At the heart of it, Garraway is living his dream.
“I’m so incredibly fortunate because I’ve known what I wanted to do for as long as I remember,” he comments.
And he had tools to get started at a young age. Thanks to his computer science professor father, their family had a computer in the 1980s. Garraway also recalls pulling old tube-style video cameras and a VCR on his Radio Flyer wagon, shooting with the camera. By high school, he had bought his own professional equipment with money earned by filming weddings and dance recitals.
“And here I am 26 years after that first experience, still doing the thing I love!”
There’s more to come. Future projects include another round of The Hungriest State, set for 2023, plus an additional set of farm stress pieces. There is an “I was there”-style production called 9/20, which takes a look back at the 2001 MSU at South Carolina face-off, the first football game played following 9/11, at the request of the White House. A tough but important series on youth suicide and a piercing look at the failing oyster industry in Escambia Bay, FL – again, told by those involved and affected – are both in the plans.

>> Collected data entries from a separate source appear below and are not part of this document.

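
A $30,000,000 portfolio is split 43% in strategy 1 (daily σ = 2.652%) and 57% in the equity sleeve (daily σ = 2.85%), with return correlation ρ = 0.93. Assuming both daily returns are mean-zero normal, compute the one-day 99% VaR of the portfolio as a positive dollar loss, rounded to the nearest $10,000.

σ_p² = 0.43²·2.652² + 0.57²·2.85² + 2·0.93·0.43·0.57·2.652·2.85 = 7.3851 (%²).
σ_p = √7.3851 = 2.718%.
At 99%, z = 2.326.
VaR = 2.326 × 2.718% = 6.322%; on $30,000,000 that is $1,896,600.

$1,900,000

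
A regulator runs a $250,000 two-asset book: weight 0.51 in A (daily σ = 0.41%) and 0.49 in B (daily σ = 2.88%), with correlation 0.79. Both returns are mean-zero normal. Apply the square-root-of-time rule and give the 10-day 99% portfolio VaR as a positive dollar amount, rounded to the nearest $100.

σ_p = √(0.51²·0.41² + 0.49²·2.88² + 2·0.79·0.51·0.49·0.41·2.88) = 1.582%.
σ_{10d} = 1.582% × √10 = 5.003%.
z(99%) = 2.326.
VaR = 2.326 × 5.003% = 11.637%; on $250,000 that is $29,092.

$29,100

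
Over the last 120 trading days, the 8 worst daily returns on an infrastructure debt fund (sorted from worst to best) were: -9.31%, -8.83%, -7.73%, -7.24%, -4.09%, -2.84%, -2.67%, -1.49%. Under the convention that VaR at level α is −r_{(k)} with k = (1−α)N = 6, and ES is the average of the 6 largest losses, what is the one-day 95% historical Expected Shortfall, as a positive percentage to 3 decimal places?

6.673%

The 6 worst returns sum to -40.04%.
ES = −(-40.04%) / 6 = 6.6733…% ≈ 6.673%.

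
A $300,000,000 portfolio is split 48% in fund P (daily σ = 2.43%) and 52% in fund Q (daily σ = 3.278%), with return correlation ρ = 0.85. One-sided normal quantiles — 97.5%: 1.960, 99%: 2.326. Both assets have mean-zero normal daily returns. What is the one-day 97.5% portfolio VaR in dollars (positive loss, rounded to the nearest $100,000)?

σ_p² = 0.48²·2.43² + 0.52²·3.278² + 2·0.85·0.48·0.52·2.43·3.278 = 7.6460 (%²).
σ_p = √7.6460 = 2.765%.
VaR = 1.960 × 2.765% = 5.419%; on $300,000,000 that is $16,257,000.

$16,300,000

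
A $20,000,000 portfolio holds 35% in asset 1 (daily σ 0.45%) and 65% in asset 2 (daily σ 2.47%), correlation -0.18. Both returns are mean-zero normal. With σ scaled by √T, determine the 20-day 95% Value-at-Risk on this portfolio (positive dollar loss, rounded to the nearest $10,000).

$2,330,000

σ_p = √(0.35²·0.45² + 0.65²·2.47² + 2·-0.18·0.35·0.65·0.45·2.47) = 1.585%.
σ_{20d} = 1.585% × √20 = 7.088%.
z(95%) = 1.645.
VaR = 1.645 × 7.088% = 11.660%; on $20,000,000 that is $2,332,000.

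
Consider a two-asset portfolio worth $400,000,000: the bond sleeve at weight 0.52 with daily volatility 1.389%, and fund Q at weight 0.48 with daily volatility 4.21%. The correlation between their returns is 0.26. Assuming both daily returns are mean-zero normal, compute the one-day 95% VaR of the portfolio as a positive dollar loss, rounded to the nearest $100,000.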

“We have gotten aggressive now about finding great opportunities,” says Garraway. “We’re about to do a half-hour documentary about the Vietnamese population along the Mississippi Gulf Coast, where people were relocated after the conflict in the ’70s. The community is at risk of fading out as the new generations move away.”
To watch the University Television Center productions, visit films.msstate.edu. The Center also broadcasts on MSTV, the University’s own cable channel, carried on C Spire TV Channel 80 statewide. Some productions also appear on Mississippi Public Broadcasting, which reaches 2.5 million viewers.
“Sometimes I wonder how we do what we do,” marvels Garraway. “We just never pull back; we’re always working through the next hurdle. But I can assure you – watch everything we do. It’s all good.”